In fact, not only does the level of employee happiness impact Customer Satisfaction, Glassdoor just released a study showing that Happy Employees = Higher Stock Prices. Investors have a higher perception of the value of companies who are able to create a positive workplace.
And I can’t think of any person who has more impact on employee happiness than your front line supervisors. They hold the onerous responsibility for the care and feeding of your biggest group of employees, your front line representatives. Here are 7 ways supervisors can make or break your culture:
- Do your supervisors teach reps to take ownership of their personal growth? It’s exhausting to be that supervisor who cares more than the individual rep about performance, a bit like pushing a boulder up the hill. Teaching ownership requires high effort, but once taught the work gets so much easier. It never gets easier to push the boulder up the hill.

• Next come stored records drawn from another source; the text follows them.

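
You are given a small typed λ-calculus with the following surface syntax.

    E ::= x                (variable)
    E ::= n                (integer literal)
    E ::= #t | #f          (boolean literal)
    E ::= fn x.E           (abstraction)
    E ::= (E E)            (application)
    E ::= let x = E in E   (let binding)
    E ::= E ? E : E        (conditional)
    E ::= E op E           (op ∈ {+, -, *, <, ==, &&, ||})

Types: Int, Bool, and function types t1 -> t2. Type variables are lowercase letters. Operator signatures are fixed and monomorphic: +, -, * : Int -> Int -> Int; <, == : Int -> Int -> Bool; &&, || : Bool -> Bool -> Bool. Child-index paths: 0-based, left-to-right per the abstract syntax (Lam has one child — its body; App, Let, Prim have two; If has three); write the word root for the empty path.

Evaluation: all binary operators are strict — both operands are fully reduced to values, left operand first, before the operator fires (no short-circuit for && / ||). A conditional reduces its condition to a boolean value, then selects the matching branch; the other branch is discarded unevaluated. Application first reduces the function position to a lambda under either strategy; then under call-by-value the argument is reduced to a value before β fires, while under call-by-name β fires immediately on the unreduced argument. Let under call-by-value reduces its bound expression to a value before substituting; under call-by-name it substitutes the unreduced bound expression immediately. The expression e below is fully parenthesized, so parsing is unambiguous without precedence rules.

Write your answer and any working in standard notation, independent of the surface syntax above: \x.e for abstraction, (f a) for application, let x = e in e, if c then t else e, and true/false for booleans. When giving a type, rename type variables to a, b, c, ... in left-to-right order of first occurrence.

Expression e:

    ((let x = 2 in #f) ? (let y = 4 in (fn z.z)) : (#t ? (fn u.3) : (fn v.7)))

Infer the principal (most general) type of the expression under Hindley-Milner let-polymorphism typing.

Trace:
let x : Int
  unify Bool ~ Bool
let y : Int
z : a
\z._ : a -> a
  unify Bool ~ Bool
\u._ : b -> Int
\v._ : c -> Int
  unify b -> Int ~ c -> Int
  unify b ~ c
  unify Int ~ Int
  unify a -> a ~ c -> Int
  unify a ~ c
  unify c ~ Int

Answer: Int -> Int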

- Do your supervisors clearly communicate expectations and hold reps accountable for their results? How can anyone cross the finish line if they don’t know where that line is drawn? Or worse, if the line is constantly moving.
- Can you supervisors show empathy without becoming part of the drama? Unless you manage a call center you have no concept of the potential for drama in the personal lives of our front line representatives. It is critical that our teams believe that their supervisors care about them on a personal level. And supervisors need to be able and willing to help reps through difficult situations. However, disaster is certain if a supervisor gets “sucked in” and becomes part of the emotional rollercoaster.
- Are your supervisors consistent and fair when evaluating performance or applying policy? I’ve found that reps may not always like or even agree with the expectations we set. That doesn’t mean they won’t work to achieve those goals when presented well. But when a supervisor is inconsistent, morale and the willingness to stretch to achieve those goals goes out the door. More than anything, reps want to be treated fairly.
- Do your supervisors know what Meaningful Recognition looks like? Are they aware that generic praise actually hurts more than it helps? It says to the rep “you aren’t important enough for me to take time to go into details”. I recently received a pre-printed wedding thank you note. If I hadn’t known that the check had cleared, I would still be wondering if she actually received my gift. She just went through the motions, a fairly meaningless gesture.
- Can your supervisors “let go” and practice real empowerment? I’ll bet most of you have a great set of guidelines that empower your reps to make decisions when caring for customers. But often a supervisor has difficulty really letting go and creates a culture of doubt for those reps. Reps then feel that they need to run everything by their supervisor so they “don’t get in trouble”. And now the goal of empowerment is defeated. If your supervisors is always swamped with rep questions, take another look!
- Are your supervisors good Change Communicators? Or has the evil “gossip monster” shown up too often? Even little things like changing the color of your walls can set up gossip if there is no explanation. Throw in a big change and it is critical that the why and how are explained to keep fear away.